Buradan bir sonuca varmak mümkünse; siyasi ve iktisadi sorunların ve konuların da birbirlerini etkilemede ayrılmaz bir ikili oluşturduğunu söylemek mümkündür. Bu nedenle de rasyonel bir siyasetçi, meydana gelen iktisadi bir problemi, iktisatçılarla birlikte düşünerek çözümler üretebilmelidir. Elbette iktisadi bir konuyu bir sosyolog veya bir mühendis de belli oranda bilebilir ama iktisadi bir problemi çözecek olanlar esas itibariyle iktisatçı olanlardır.

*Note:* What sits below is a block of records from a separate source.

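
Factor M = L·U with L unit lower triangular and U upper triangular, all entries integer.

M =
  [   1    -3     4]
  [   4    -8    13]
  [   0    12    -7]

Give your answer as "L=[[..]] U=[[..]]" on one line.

  row1 -= 4·row0 → [0,4,-3]
  row2 -= 0·row0 → [0,12,-7]
  row2 -= 3·row1 → [0,0,2]

L=[[1,0,0],[4,1,0],[0,3,1]] U=[[1,-3,4],[0,4,-3],[0,0,2]]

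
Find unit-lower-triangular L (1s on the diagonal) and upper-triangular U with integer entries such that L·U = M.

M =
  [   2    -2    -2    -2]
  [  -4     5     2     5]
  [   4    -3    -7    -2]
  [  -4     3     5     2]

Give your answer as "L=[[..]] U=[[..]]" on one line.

L=[[1,0,0,0],[-2,1,0,0],[2,1,1,0],[-2,-1,1,1]] U=[[2,-2,-2,-2],[0,1,-2,1],[0,0,-1,1],[0,0,0,-2]]

  R1 -= -2·R0 → [0,1,-2,1]
  R2 -= 2·R0 → [0,1,-3,2]
  R3 -= -2·R0 → [0,-1,1,-2]
  R2 -= 1·R1 → [0,0,-1,1]
  R3 -= -1·R1 → [0,0,-1,-1]
  R3 -= 1·R2 → [0,0,0,-2]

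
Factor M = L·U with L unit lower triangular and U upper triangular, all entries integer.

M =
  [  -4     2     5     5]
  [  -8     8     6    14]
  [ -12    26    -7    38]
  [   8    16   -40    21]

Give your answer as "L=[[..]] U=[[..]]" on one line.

  r1 -= 2·r0 → [0,4,-4,4]
  r2 -= 3·r0 → [0,20,-22,23]
  r3 -= -2·r0 → [0,20,-30,31]
  r2 -= 5·r1 → [0,0,-2,3]
  r3 -= 5·r1 → [0,0,-10,11]
  r3 -= 5·r2 → [0,0,0,-4]

L=[[1,0,0,0],[2,1,0,0],[3,5,1,0],[-2,5,5,1]] U=[[-4,2,5,5],[0,4,-4,4],[0,0,-2,3],[0,0,0,-4]]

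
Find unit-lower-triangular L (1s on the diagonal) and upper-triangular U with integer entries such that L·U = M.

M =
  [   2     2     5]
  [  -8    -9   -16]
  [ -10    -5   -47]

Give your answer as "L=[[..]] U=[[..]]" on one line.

L=[[1,0,0],[-4,1,0],[-5,-5,1]] U=[[2,2,5],[0,-1,4],[0,0,-2]]

  R1 -= -4·R0 → [0,-1,4]
  R2 -= -5·R0 → [0,5,-22]
  R2 -= -5·R1 → [0,0,-2]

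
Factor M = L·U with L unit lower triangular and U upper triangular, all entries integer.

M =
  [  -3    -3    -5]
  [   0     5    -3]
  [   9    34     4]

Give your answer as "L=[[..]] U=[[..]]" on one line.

L=[[1,0,0],[0,1,0],[-3,5,1]] U=[[-3,-3,-5],[0,5,-3],[0,0,4]]

  r1 -= 0·r0 → [0,5,-3]
  r2 -= -3·r0 → [0,25,-11]
  r2 -= 5·r1 → [0,0,4]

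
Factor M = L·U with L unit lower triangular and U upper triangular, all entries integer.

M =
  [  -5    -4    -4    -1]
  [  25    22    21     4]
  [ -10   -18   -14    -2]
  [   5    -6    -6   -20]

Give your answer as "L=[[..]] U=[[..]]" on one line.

  R1 -= -5·R0 → [0,2,1,-1]
  R2 -= 2·R0 → [0,-10,-6,0]
  R3 -= -1·R0 → [0,-10,-10,-21]
  R2 -= -5·R1 → [0,0,-1,-5]
  R3 -= -5·R1 → [0,0,-5,-26]
  R3 -= 5·R2 → [0,0,0,-1]

L=[[1,0,0,0],[-5,1,0,0],[2,-5,1,0],[-1,-5,5,1]] U=[[-5,-4,-4,-1],[0,2,1,-1],[0,0,-1,-5],[0,0,0,-1]]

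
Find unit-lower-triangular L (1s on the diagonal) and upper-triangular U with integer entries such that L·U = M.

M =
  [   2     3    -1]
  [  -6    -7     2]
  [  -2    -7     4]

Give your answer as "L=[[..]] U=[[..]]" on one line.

  R1 -= -3·R0 → [0,2,-1]
  R2 -= -1·R0 → [0,-4,3]
  R2 -= -2·R1 → [0,0,1]

L=[[1,0,0],[-3,1,0],[-1,-2,1]] U=[[2,3,-1],[0,2,-1],[0,0,1]]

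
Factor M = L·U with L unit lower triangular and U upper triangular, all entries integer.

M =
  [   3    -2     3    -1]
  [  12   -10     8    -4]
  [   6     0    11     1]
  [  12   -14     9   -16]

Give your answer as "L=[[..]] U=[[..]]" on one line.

  r1 -= 4·r0 → [0,-2,-4,0]
  r2 -= 2·r0 → [0,4,5,3]
  r3 -= 4·r0 → [0,-6,-3,-12]
  r2 -= -2·r1 → [0,0,-3,3]
  r3 -= 3·r1 → [0,0,9,-12]
  r3 -= -3·r2 → [0,0,0,-3]

L=[[1,0,0,0],[4,1,0,0],[2,-2,1,0],[4,3,-3,1]] U=[[3,-2,3,-1],[0,-2,-4,0],[0,0,-3,3],[0,0,0,-3]]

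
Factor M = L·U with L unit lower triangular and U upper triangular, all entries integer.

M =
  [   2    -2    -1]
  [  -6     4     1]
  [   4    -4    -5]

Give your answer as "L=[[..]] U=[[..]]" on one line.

  R1 -= -3·R0 → [0,-2,-2]
  R2 -= 2·R0 → [0,0,-3]
  R2 -= 0·R1 → [0,0,-3]

L=[[1,0,0],[-3,1,0],[2,0,1]] U=[[2,-2,-1],[0,-2,-2],[0,0,-3]]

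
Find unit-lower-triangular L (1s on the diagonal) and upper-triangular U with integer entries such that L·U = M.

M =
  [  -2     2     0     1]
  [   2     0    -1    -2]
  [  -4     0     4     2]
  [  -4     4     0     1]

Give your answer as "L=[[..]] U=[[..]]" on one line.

  r1 -= -1·r0 → [0,2,-1,-1]
  r2 -= 2·r0 → [0,-4,4,0]
  r3 -= 2·r0 → [0,0,0,-1]
  r2 -= -2·r1 → [0,0,2,-2]
  r3 -= 0·r1 → [0,0,0,-1]
  r3 -= 0·r2 → [0,0,0,-1]

L=[[1,0,0,0],[-1,1,0,0],[2,-2,1,0],[2,0,0,1]] U=[[-2,2,0,1],[0,2,-1,-1],[0,0,2,-2],[0,0,0,-1]]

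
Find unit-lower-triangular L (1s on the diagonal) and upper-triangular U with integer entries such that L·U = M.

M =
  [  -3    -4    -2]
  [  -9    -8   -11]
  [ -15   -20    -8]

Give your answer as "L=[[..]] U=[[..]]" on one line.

L=[[1,0,0],[3,1,0],[5,0,1]] U=[[-3,-4,-2],[0,4,-5],[0,0,2]]

  r1 -= 3·r0 → [0,4,-5]
  r2 -= 5·r0 → [0,0,2]
  r2 -= 0·r1 → [0,0,2]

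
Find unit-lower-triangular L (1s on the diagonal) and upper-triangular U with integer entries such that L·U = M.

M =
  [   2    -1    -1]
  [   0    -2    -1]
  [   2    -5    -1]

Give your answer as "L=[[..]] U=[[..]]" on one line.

  r1 -= 0·r0 → [0,-2,-1]
  r2 -= 1·r0 → [0,-4,0]
  r2 -= 2·r1 → [0,0,2]

L=[[1,0,0],[0,1,0],[1,2,1]] U=[[2,-1,-1],[0,-2,-1],[0,0,2]]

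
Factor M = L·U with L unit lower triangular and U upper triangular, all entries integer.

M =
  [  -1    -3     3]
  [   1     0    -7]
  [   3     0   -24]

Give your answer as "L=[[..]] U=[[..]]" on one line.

  r1 -= -1·r0 → [0,-3,-4]
  r2 -= -3·r0 → [0,-9,-15]
  r2 -= 3·r1 → [0,0,-3]

L=[[1,0,0],[-1,1,0],[-3,3,1]] U=[[-1,-3,3],[0,-3,-4],[0,0,-3]]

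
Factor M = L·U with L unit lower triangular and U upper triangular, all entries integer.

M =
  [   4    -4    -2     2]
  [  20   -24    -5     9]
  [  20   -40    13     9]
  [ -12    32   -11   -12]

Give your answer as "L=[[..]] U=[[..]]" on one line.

L=[[1,0,0,0],[5,1,0,0],[5,5,1,0],[-3,-5,-4,1]] U=[[4,-4,-2,2],[0,-4,5,-1],[0,0,-2,4],[0,0,0,5]]

  row1 -= 5·row0 → [0,-4,5,-1]
  row2 -= 5·row0 → [0,-20,23,-1]
  row3 -= -3·row0 → [0,20,-17,-6]
  row2 -= 5·row1 → [0,0,-2,4]
  row3 -= -5·row1 → [0,0,8,-11]
  row3 -= -4·row2 → [0,0,0,5]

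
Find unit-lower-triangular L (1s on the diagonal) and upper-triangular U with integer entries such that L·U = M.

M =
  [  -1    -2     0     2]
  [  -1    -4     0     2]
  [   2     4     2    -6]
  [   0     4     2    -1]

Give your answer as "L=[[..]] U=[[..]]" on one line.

L=[[1,0,0,0],[1,1,0,0],[-2,0,1,0],[0,-2,1,1]] U=[[-1,-2,0,2],[0,-2,0,0],[0,0,2,-2],[0,0,0,1]]

  R1 -= 1·R0 → [0,-2,0,0]
  R2 -= -2·R0 → [0,0,2,-2]
  R3 -= 0·R0 → [0,4,2,-1]
  R2 -= 0·R1 → [0,0,2,-2]
  R3 -= -2·R1 → [0,0,2,-1]
  R3 -= 1·R2 → [0,0,0,1]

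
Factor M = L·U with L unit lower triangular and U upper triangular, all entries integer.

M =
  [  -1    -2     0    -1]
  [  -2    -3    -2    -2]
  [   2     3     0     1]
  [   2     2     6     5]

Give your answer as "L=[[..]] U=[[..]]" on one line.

L=[[1,0,0,0],[2,1,0,0],[-2,-1,1,0],[-2,-2,-1,1]] U=[[-1,-2,0,-1],[0,1,-2,0],[0,0,-2,-1],[0,0,0,2]]

  R1 -= 2·R0 → [0,1,-2,0]
  R2 -= -2·R0 → [0,-1,0,-1]
  R3 -= -2·R0 → [0,-2,6,3]
  R2 -= -1·R1 → [0,0,-2,-1]
  R3 -= -2·R1 → [0,0,2,3]
  R3 -= -1·R2 → [0,0,0,2]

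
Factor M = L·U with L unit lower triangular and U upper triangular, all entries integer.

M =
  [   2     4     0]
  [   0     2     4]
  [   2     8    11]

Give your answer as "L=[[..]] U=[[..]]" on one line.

  R1 -= 0·R0 → [0,2,4]
  R2 -= 1·R0 → [0,4,11]
  R2 -= 2·R1 → [0,0,3]

L=[[1,0,0],[0,1,0],[1,2,1]] U=[[2,4,0],[0,2,4],[0,0,3]]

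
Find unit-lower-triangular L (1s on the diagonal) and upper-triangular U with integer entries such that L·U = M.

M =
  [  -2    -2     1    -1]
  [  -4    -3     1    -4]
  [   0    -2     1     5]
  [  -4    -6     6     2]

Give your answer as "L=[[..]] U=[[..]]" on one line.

L=[[1,0,0,0],[2,1,0,0],[0,-2,1,0],[2,-2,-2,1]] U=[[-2,-2,1,-1],[0,1,-1,-2],[0,0,-1,1],[0,0,0,2]]

  row1 -= 2·row0 → [0,1,-1,-2]
  row2 -= 0·row0 → [0,-2,1,5]
  row3 -= 2·row0 → [0,-2,4,4]
  row2 -= -2·row1 → [0,0,-1,1]
  row3 -= -2·row1 → [0,0,2,0]
  row3 -= -2·row2 → [0,0,0,2]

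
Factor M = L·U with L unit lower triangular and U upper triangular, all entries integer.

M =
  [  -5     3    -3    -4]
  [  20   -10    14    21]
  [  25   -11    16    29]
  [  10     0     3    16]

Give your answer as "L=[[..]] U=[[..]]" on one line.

L=[[1,0,0,0],[-4,1,0,0],[-5,2,1,0],[-2,3,3,1]] U=[[-5,3,-3,-4],[0,2,2,5],[0,0,-3,-1],[0,0,0,-4]]

  R1 -= -4·R0 → [0,2,2,5]
  R2 -= -5·R0 → [0,4,1,9]
  R3 -= -2·R0 → [0,6,-3,8]
  R2 -= 2·R1 → [0,0,-3,-1]
  R3 -= 3·R1 → [0,0,-9,-7]
  R3 -= 3·R2 → [0,0,0,-4]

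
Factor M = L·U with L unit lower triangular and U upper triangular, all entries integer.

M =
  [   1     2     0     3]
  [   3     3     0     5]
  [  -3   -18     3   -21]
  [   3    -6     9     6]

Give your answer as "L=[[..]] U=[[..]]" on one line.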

Diğer bilim dallarında meydana gelebilecek problemlerin çözümünde de benzer deontoloji mutlaka takip edilmelidir.
Örneklendirirsek; klasik iktisatçılara göre faiz artarsa toplum yatırım yapmaz, parayı bankaya yatırır. Böylece para piyasadan çekilir ve para kıymetlenir. Neticede de dövizin değeri düşer. Ama konusunda derinleşen bir düşünür olarak Keynes ise bunun yanlış olduğunu halkın tasarruf meylinin, faizle değil gelirle alakalı olduğunu ileri sürmüş ve buna dayanarak piyasaya para sürülerek meşhur dünya krizi atlatılmıştı. Elbette aynı ilacın her bünyeye aynı şekilde uygulanacağını söyleyen hekimin yetersiz olduğunu ileri sürmek pekala mümkündür.
Keynes bu düşüncesini yatırımcının bol olduğu toplumlara göre ortaya sürmüştü. Halbuki yatırımcısının ancak üç-beş zenginden ibaret olan bir toplum için faizi artırmakla sonuç almak oldukça zordur. Hele hele yatırım yapması gereken zenginler de yatırımlarını kendi ülkelerinin dışındaki bir ülkede yapıyorsa faizi yükseltmek kısa bir süre için belki size psikolojik bir ortam oluşturur. Fakat dikkat edilmezse sonuçta hem faiz yükselir, hem piyasadan para çekilir hem de pahalılık başlar ve yaptığınız işlemin birilerinin işine yaradığını geç anlarsınız.
Tekrar başa dönecek olursak; yaşayan düşünür, ölü azizden daha fazla gereklidir demekte sakınca yoktur.